Aged care has emerged as Victoria’s COVID-19 flashpoint, with fears the outbreak will kill more residents in coming days.
Five of Australia’s six deaths on July 27 were linked to Melbourne nursing homes as the national toll rose to 161.
Federal and state health authorities are concerned community transmission of the disease is driving infections among aged care residents and staff.
Health Minister Greg Hunt has asked the aged care quality and safety commissioner to investigate a virus-hit residence in Victoria, after reports of people being left without food and lying in soiled sheets.
Hunt says 79 of 115 residence at St Basil’s Home for the Aged in Fawkner have been transferred, with more expected to be moved on Tuesday.
He’s very cautious over modelling showing Victoria may have reached its peak in cases.
“We hope that, in the coming days or week, we reach that peak, if we haven’t already,” he told the ABC.

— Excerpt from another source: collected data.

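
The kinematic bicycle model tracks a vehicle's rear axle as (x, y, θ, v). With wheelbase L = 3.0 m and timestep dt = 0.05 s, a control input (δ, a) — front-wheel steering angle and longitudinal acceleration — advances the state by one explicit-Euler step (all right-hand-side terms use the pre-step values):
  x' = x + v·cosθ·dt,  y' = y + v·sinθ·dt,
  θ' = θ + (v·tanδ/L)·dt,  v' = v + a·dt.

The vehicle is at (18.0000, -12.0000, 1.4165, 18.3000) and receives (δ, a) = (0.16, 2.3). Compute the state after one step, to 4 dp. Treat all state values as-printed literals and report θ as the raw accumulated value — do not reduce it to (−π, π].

(18.1406, -11.0959, 1.4657, 18.4150)

x' = 18.0000 + 18.3000·cos(1.4165)·0.05 = 18.1406
y' = -12.0000 + 18.3000·sin(1.4165)·0.05 = -11.0959
θ' = 1.4165 + (18.3000/3.0)·tan(0.16)·0.05 = 1.4657
v' = 18.3000 + 2.3000·0.05 = 18.4150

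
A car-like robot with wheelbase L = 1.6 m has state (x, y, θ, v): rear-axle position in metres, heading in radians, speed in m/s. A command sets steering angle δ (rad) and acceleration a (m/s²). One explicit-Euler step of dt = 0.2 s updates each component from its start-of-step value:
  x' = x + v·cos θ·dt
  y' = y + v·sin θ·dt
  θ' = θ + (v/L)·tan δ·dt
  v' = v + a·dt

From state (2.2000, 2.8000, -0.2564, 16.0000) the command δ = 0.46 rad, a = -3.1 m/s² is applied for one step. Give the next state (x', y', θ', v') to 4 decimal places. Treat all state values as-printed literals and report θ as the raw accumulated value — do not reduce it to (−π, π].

x' = 2.2000 + 16.0000·cos(-0.2564)·0.2 = 5.2954
y' = 2.8000 + 16.0000·sin(-0.2564)·0.2 = 1.9885
θ' = -0.2564 + (16.0000/1.6)·tan(0.46)·0.2 = 0.7345
v' = 16.0000 − 3.1000·0.2 = 15.3800

(5.2954, 1.9885, 0.7345, 15.3800)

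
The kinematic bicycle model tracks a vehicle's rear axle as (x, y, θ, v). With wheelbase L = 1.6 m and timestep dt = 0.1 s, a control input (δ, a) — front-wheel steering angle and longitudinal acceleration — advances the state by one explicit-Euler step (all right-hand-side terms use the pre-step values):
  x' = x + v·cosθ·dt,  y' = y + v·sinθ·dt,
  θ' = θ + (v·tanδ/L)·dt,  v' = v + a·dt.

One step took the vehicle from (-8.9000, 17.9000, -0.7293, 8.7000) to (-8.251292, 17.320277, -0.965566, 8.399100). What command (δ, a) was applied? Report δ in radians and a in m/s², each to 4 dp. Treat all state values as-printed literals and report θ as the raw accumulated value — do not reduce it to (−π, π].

a = (v'−v)/dt = (-0.300900)/0.1 = -3.0090
Δθ = θ'−θ = -0.236266;  (v·dt/L) = 8.7000·0.1/1.6 = 0.543750
tan δ = Δθ·L/(v·dt) = -0.434512  →  δ = -0.4099

δ = -0.4099, a = -3.0090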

“But we won’t count any flattening of the curve until we see a week of sustained lower cases. And at this point, cases have been rising, not falling.”
Deputy Chief Medical Officer Michael Kidd said five percent of all COVID-19 cases in Victoria since April were among aged care residents and four percent among staff.
“The tragedy of COVID-19 is we know with the number of new infections we have seen, there will be many further deaths in the days ahead,” he told reporters in Canberra.
The latest aged care figures show 84 cases linked to St Basil’s, while there are 82 at Estia Health in Ardeer, 77 at Epping Gardens Aged Care and 62 at Essendon’s Menarock Aged Care.
A further 57 cases have been linked to Kirkbrae Presbyterian Homes in Kilsyth and 53 to Glendale Aged Care in Werribee.
The Commonwealth is working with Victorian authorities to transport COVID-19 patients from nursing homes to hospitals.
Infection control in aged care facilities is also being closely monitored while both levels of government are providing personal protective equipment.
Earlier in the pandemic, 19 residents of Sydney’s Newmarch House nursing home died from COVID-19.